Subimos al coche y acelera para llegar rápidamente a nuestra casa, mi cuerpo no deja de temblar; intuyo que algo malo va a ocurrir.
Ahora habla Rick
Unas horas más tarde...
Camino nervioso de un lado para el otro, no entiendo nada, Kate ya debería de estar aquí. ¿Por qué no me ha llamado? La preocupación me lleva a coger las llaves y salir por la puerta.
Decido hacer una parada antes de ir a los Hamptons.
De nuevo, habla Kate...
- Te lo advertí, Kate.- Eric no grita, es más, tan sólo susurra. Lleva una botella de vino medio vacía en la mano.
- Y yo vuelvo a repetírtelo, no hay nada entre Richard y yo.
- ¡Mentira!- Su grito provoca que me aleje unos pasos de él, estamos solos en la casa.- ¡¿Tan estúpido crees que soy?!

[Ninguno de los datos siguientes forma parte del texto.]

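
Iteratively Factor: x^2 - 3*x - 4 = (x + 1)*(x - 4)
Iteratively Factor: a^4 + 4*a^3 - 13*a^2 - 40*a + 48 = (a - 1)*(a^3 + 5*a^2 - 8*a - 48) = (a - 3)*(a - 1)*(a^2 + 8*a + 16) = (a - 3)*(a - 1)*(a + 4)*(a + 4)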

- Eres un paranoico Eric.- hago una breve pausa para mirarle a los ojos.- además, no soy yo la única que ha sido infiel.
- O sea que lo admites, te has acostado con ese cabrón.
- No diré nada hasta que tú no confieses haberte tirado a otras mujeres.- camino hasta un cajón con Eric mirándome, saco unas fotos de un sobre.
- ¿Qué coño es esto?- Su cara de perplejidad me saca una pequeña sonrisa que enseguida borro al ver su reacción.- ¿Me has estado espiando?
- ¿Qué te pensabas? Tengo mis recursos Eric.- éste se termina el vino de un trago y lanza la botella contra el suelo.
- ¡¿Te atreves a amenazarme?! ¡No eres más que una maldita zorra!
- Mira quién habla, mira Eric, lo mejor para ambos es que nos divorciemos y cada uno siga su camino.- esas palabras son el detonante para que Eric levante la mano y me propicie un buen golpe; de nuevo, utiliza la violencia.
- No vas a dejarme, ¿entendido? Eres y siempre serás mía.- Me agarro dónde puedo para levantarme, mi mejilla está ardiendo pero lo omito.
- Será mejor que te detengas Eric, antes de arrepentirte.- esta vez, mi marido llega más lejos, me coge del pelo y me lleva hasta el borde de las escaleras.
- No digas lo que puedo o no puedo hacer, no eres nada, ¿me oyes?- Intento deshacerme de sus manos pero consigo hacerme más daño.
- ¡Socorro! ¡Que alguien me ayude!
Volvemos con Rick...
- A ver si lo he entendido, quedaste con Kate y al no aparecer, ¿te has preocupado?
- Exacto, vosotros también visteis el ojo morado, ¿no?- Javier y Kevin asienten, el detective hispano conduce sorteando el tráfico para poder llegar cuanto antes a casa de su amiga.
Unos minutos interminables más tarde...
Javier y Kevin sacan sus pistolas.
- Tú espera aquí, no sabemos qué está ocurriendo ahí dentro.- ambos entran por la parte de atrás.
Escucho de repente un estruendo que proviene de la parte delantera, no lo dudo y entro a la casa. Encuentro a Kate en el suelo, hay sangre por sus piernas.
- ¡Tú!- Eric se gira sobresaltado al escuchar mi voz.- ¡Hijo de puta!
Me abalanzo contra él y ambos nos caemos al suelo, giramos mientras nos golpeamos.
- ¡No te atrevas a maltratarla otra vez!- Exclamo a la vez que le voy dejando marcas en su cara. Unos brazos me cogen y me alejan de él.
- No Rick, no merece la pena.- Ryan coge a Eric y le pone las esposas.
- ¡Oh no, Kate!- corro hacia ella, tiene moratones por la cara y los brazos pero lo que más me preocupa es el charco de sangre que hay a su alrededor.
- Kate, Kate...dime algo.- ésta abre los ojos y sonríe al verme pero su miedo aparece enseguida.- Rick...el...el bebé.- y vuelve a perder el conocimiento.
Eric abre los ojos al escuchar esas palabras.
- ¿Está embarazada?- Pregunta con la voz temblorosa, nadie le contesta, tan sólo le miro con ira y rencor.
- O lo estaba...- me acerco a él, Espo me vigila de cerca.- Si me entero de que Kate o el bebé han sufrido daños graves...te buscaré y acabaré contigo.
Eric traga saliva, es la primera vez que lo veo tan aterrado. Pedimos una ambulancia, Espo y Ryan se llevan al marido a la comisaría y yo me subo a la ambulancia.
- Lo siento mucho Kate.- cojo su mano y entrelazo mis dedos con los suyos.- todo ha sido por mi culpa, no debí dejarte sola. Te quiero.